Leaving Junior High Behind

The memories of junior high school still haunt me.

Posted Feb 05, 2015

Oh…the memories of junior high school gym class.  So many of my gay clients painfully confess to being uncoordinated as teens and fearing gym class more than anything. Gym class was the dreaded place, the place where a gay teen was made to feel different, marginalized, isolated, and where he was often subjected to ridicule and teasing by students and even teachers.

Over the years, people have shared memories from junior high gym class that still invoke feelings of inadequacy or worse. Whether being placed out in the right field in baseball, or being the last pick when the time came to divide teams, these stories have a common theme. And I share many of the same memories of feeling like an outsider, humiliated and ashamed. This sense of identity can and does carry well into adulthood. In my gay male therapy groups, this topic is often discussed with humor and muffled laughter, but we all quietly recognize the pain beneath the laughter.

Isn’t it ironic that so many gay men have found their way to the gym? The body that carries these memories has many opportunities to recover. The gym empowers us to become the strong, determined athletes we never were before.
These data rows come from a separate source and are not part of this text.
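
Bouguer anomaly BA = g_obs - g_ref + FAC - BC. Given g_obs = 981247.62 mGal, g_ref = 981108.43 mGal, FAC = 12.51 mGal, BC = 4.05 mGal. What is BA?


BA = g_obs - g_ref + FAC - BC
= 981247.62 - 981108.43 + 12.51 - 4.05
= 147.65 mGal

147.65


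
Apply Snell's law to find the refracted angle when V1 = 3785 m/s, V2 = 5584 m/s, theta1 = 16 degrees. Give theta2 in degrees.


sin(theta1) = sin(16 deg) = 0.275637
sin(theta2) = V2/V1 * sin(theta1) = 5584/3785 * 0.275637 = 0.406647
theta2 = arcsin(0.406647) = 23.9944 degrees

23.9944


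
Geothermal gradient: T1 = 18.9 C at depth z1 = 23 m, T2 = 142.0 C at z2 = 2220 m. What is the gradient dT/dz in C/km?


dT = 142.0 - 18.9 = 123.1 C
dz = 2220 - 23 = 2197 m
gradient = dT/dz * 1000 = 123.1/2197 * 1000 = 56.031 C/km

56.031


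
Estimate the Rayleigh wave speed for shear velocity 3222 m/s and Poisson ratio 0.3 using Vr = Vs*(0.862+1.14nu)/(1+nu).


Numerator factor = 0.862 + 1.14*0.3 = 1.204
Denominator = 1 + 0.3 = 1.3
Vr = 3222 * 1.204 / 1.3 = 2984.07 m/s

2984.07


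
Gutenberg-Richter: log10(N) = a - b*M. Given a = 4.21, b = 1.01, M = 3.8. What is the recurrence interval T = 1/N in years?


log10(N) = 4.21 - 1.01*3.8 = 0.372
N = 10^0.372 = 2.355049
T = 1/N = 1/2.355049 = 0.4246 years

0.4246


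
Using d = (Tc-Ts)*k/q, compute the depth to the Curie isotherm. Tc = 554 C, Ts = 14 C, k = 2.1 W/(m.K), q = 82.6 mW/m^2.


T_Curie - T_surf = 554 - 14 = 540 C
Convert q to W/m^2: 82.6 mW/m^2 = 0.0826 W/m^2
d = 540 * 2.1 / 0.0826 = 13728.81 m

13728.81


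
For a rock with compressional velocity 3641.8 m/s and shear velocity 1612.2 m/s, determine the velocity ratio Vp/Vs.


Vp/Vs = 3641.8 / 1612.2
= 2.2589

2.2589


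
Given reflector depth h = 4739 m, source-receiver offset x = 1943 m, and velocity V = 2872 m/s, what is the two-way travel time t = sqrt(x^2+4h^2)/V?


x^2 + 4h^2 = 1943^2 + 4*4739^2 = 3775249 + 89832484 = 93607733
sqrt(93607733) = 9675.1089
t = 9675.1089 / 2872 = 3.3688 s

3.3688


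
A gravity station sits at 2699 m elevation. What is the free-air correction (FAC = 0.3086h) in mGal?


FAC = 0.3086 * h
= 0.3086 * 2699
= 832.9114 mGal

832.9114


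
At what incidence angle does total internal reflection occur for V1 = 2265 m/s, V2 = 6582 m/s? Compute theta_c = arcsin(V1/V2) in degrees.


V1/V2 = 2265/6582 = 0.34412
theta_c = arcsin(0.34412) = 20.1281 degrees

20.1281


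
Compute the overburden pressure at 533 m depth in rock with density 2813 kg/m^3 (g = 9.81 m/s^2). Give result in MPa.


P = rho * g * z / 1e6
= 2813 * 9.81 * 533 / 1e6
= 14708417.49 / 1e6
= 14.7084 MPa

14.7084


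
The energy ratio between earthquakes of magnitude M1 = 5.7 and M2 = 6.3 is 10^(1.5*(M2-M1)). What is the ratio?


M2 - M1 = 6.3 - 5.7 = 0.6
1.5 * 0.6 = 0.9
ratio = 10^0.9 = 7.94

7.94


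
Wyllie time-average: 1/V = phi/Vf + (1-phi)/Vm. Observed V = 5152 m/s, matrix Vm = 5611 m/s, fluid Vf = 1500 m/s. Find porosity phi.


1/V - 1/Vm = 1/5152 - 1/5611 = 1.588e-05
1/Vf - 1/Vm = 1/1500 - 1/5611 = 0.00048845
phi = 1.588e-05 / 0.00048845 = 0.0325

0.0325


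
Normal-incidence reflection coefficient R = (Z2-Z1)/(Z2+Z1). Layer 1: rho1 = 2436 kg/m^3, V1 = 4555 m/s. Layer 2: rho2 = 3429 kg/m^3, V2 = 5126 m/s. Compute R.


Z1 = 2436 * 4555 = 11095980
Z2 = 3429 * 5126 = 17577054
R = (17577054 - 11095980) / (17577054 + 11095980) = 6481074 / 28673034 = 0.226

0.226


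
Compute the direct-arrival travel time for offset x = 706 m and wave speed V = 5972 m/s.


t = x / V
= 706 / 5972
= 0.1182 s

0.1182


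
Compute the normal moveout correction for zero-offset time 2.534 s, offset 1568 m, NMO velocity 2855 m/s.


x/Vnmo = 1568/2855 = 0.549212
(x/Vnmo)^2 = 0.301634
t0^2 = 6.421156
sqrt(6.421156 + 0.301634) = 2.592834
dt = 2.592834 - 2.534 = 0.058834

0.058834


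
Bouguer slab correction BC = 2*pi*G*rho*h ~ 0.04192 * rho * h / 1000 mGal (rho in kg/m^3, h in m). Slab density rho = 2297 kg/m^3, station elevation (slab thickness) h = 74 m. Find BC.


BC = 0.04192 * rho * h / 1000
= 0.04192 * 2297 * 74 / 1000
= 7.1255 mGal

7.1255


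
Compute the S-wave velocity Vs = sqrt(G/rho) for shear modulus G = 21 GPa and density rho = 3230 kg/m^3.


Convert G to Pa: G = 21e9 Pa
Compute G/rho = 21e9 / 3230 = 6501547.9876
Vs = sqrt(6501547.9876) = 2549.81 m/s

2549.81


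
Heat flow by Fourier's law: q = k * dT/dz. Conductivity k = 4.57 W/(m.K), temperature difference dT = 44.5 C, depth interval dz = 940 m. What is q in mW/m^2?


q = k * dT / dz * 1000
= 4.57 * 44.5 / 940 * 1000
= 0.216346 * 1000
= 216.3457 mW/m^2

216.3457


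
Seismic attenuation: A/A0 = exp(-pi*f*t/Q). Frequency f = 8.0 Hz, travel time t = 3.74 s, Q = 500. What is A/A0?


pi*f*t/Q = pi*8.0*3.74/500 = 0.187993
A/A0 = exp(-0.187993) = 0.828621

0.828621


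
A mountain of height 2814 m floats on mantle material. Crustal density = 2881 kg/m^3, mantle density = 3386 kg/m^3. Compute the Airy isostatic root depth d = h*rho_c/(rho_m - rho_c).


rho_m - rho_c = 3386 - 2881 = 505
d = 2814 * 2881 / 505
= 8107134 / 505
= 16053.73 m

16053.73


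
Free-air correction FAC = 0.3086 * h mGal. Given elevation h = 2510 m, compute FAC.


FAC = 0.3086 * h
= 0.3086 * 2510
= 774.586 mGal

774.586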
Here, we can try to morph ourselves into the masculine ideal that was seemingly out of reach during adolescence. I refer to these healing moments as “befriending the body.”  The gym provides an opportunity for this powerful kind of healing. In realizing that he indeed possesses the capacity for athleticism, a man can cope with the painful memories of being an outcast in gym class. It’s important that this isn’t a moment to overcompensate, still fighting the old feelings, but rather a moment to renew a sense of compassion and care for yourself.
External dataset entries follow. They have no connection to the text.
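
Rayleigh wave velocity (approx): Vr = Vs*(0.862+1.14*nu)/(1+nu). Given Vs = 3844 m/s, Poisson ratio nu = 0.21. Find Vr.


Numerator factor = 0.862 + 1.14*0.21 = 1.1014
Denominator = 1 + 0.21 = 1.21
Vr = 3844 * 1.1014 / 1.21 = 3498.99 m/s

3498.99


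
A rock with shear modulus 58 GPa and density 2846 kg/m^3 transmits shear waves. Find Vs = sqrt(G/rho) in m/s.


Convert G to Pa: G = 58e9 Pa
Compute G/rho = 58e9 / 2846 = 20379479.9719
Vs = sqrt(20379479.9719) = 4514.36 m/s

4514.36


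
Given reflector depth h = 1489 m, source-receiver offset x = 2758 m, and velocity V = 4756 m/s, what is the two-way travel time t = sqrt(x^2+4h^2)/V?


x^2 + 4h^2 = 2758^2 + 4*1489^2 = 7606564 + 8868484 = 16475048
sqrt(16475048) = 4058.9467
t = 4058.9467 / 4756 = 0.8534 s

0.8534


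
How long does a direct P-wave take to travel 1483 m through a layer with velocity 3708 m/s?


t = x / V
= 1483 / 3708
= 0.3999 s

0.3999


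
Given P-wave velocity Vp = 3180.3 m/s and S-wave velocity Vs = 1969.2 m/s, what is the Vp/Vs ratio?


Vp/Vs = 3180.3 / 1969.2
= 1.615

1.615


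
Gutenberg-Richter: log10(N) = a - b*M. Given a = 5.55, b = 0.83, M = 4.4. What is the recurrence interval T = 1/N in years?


log10(N) = 5.55 - 0.83*4.4 = 1.898
N = 10^1.898 = 79.067863
T = 1/N = 1/79.067863 = 0.0126 years

0.0126


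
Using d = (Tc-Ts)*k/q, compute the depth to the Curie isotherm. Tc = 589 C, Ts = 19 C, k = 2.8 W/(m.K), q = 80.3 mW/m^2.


T_Curie - T_surf = 589 - 19 = 570 C
Convert q to W/m^2: 80.3 mW/m^2 = 0.0803 W/m^2
d = 570 * 2.8 / 0.0803 = 19875.47 m

19875.47


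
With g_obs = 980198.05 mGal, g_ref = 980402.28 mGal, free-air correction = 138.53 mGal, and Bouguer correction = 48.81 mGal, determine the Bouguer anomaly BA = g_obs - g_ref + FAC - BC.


BA = g_obs - g_ref + FAC - BC
= 980198.05 - 980402.28 + 138.53 - 48.81
= -114.51 mGal

-114.51


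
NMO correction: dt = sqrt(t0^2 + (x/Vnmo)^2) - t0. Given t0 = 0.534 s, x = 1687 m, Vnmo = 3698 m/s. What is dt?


x/Vnmo = 1687/3698 = 0.456193
(x/Vnmo)^2 = 0.208112
t0^2 = 0.285156
sqrt(0.285156 + 0.208112) = 0.70233
dt = 0.70233 - 0.534 = 0.16833

0.16833


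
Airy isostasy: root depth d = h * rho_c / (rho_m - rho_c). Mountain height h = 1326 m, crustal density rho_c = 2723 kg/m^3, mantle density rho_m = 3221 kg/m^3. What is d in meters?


rho_m - rho_c = 3221 - 2723 = 498
d = 1326 * 2723 / 498
= 3610698 / 498
= 7250.4 m

7250.4


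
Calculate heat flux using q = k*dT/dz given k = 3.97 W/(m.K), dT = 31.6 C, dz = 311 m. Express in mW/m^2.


q = k * dT / dz * 1000
= 3.97 * 31.6 / 311 * 1000
= 0.403383 * 1000
= 403.3826 mW/m^2

403.3826


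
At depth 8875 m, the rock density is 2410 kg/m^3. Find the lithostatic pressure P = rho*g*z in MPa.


P = rho * g * z / 1e6
= 2410 * 9.81 * 8875 / 1e6
= 209823637.5 / 1e6
= 209.8236 MPa

209.8236


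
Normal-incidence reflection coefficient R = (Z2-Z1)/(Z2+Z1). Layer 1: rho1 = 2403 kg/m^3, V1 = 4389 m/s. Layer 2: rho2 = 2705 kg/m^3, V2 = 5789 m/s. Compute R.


Z1 = 2403 * 4389 = 10546767
Z2 = 2705 * 5789 = 15659245
R = (15659245 - 10546767) / (15659245 + 10546767) = 5112478 / 26206012 = 0.1951

0.1951


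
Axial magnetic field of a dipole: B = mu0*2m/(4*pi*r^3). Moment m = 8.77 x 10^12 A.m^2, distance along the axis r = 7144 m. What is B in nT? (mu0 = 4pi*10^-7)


m = 8.77 x 10^12 = 8770000000000 A.m^2
2m = 17540000000000 A.m^2
r^3 = 7144^3 = 364606441984
B = (4pi*10^-7) * 17540000000000 / (4*pi * 364606441984) * 1e9
= 22041414.057586 / 4581779678353.79 * 1e9
= 4810.6665 nT

4810.6665


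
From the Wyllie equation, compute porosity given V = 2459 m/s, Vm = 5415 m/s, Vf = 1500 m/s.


1/V - 1/Vm = 1/2459 - 1/5415 = 0.000222
1/Vf - 1/Vm = 1/1500 - 1/5415 = 0.00048199
phi = 0.000222 / 0.00048199 = 0.4606

0.4606


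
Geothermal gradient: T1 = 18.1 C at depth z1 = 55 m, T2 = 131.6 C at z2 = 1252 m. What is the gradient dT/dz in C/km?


dT = 131.6 - 18.1 = 113.5 C
dz = 1252 - 55 = 1197 m
gradient = dT/dz * 1000 = 113.5/1197 * 1000 = 94.8204 C/km

94.8204


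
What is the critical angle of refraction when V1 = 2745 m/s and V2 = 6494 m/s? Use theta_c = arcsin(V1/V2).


V1/V2 = 2745/6494 = 0.422698
theta_c = arcsin(0.422698) = 25.005 degrees

25.005


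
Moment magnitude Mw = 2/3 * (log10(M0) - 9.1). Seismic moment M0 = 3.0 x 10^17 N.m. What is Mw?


log10(M0) = log10(3.0 x 10^17) = 17.4771
Mw = 2/3 * (17.4771 - 9.1)
= 2/3 * 8.3771
= 5.58

5.58


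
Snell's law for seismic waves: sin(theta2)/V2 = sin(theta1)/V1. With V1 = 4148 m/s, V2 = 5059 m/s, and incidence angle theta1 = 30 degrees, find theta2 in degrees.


sin(theta1) = sin(30 deg) = 0.5
sin(theta2) = V2/V1 * sin(theta1) = 5059/4148 * 0.5 = 0.609812
theta2 = arcsin(0.609812) = 37.5759 degrees

37.5759


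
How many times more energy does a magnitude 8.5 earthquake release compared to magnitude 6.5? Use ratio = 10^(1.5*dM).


M2 - M1 = 8.5 - 6.5 = 2.0
1.5 * 2.0 = 3.0
ratio = 10^3.0 = 1000.0

1000.0


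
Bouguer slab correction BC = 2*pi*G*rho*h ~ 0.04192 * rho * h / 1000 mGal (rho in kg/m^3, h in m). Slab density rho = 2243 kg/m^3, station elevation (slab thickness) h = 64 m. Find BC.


BC = 0.04192 * rho * h / 1000
= 0.04192 * 2243 * 64 / 1000
= 6.0177 mGal

6.0177


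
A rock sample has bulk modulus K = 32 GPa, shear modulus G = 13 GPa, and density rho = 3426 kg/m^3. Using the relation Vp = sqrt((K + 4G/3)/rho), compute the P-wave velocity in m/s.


First compute the effective modulus:
K + 4G/3 = 32e9 + 4*13e9/3 = 49333333333.33 Pa
Then divide by density:
49333333333.33 / 3426 = 14399688.6554 Pa/(kg/m^3)
Take the square root:
Vp = sqrt(14399688.6554) = 3794.69 m/s

3794.69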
Aside from exercise, there are other positive ways of befriending the body: meditation and mindfulness are two central ones. Gay men can use these methods to develop a deep place of serenity inside, a place to experience their own true strength.  They can find current resources through which to update their sense of self, one that is reliable, allowed, and free from old images. They can set the time aside to feel this new expansiveness and calm viscerally and internally.  Through mediation and mindfulness, gay men can welcome in and explore a new level of happiness and confidence that may never have been previously realized.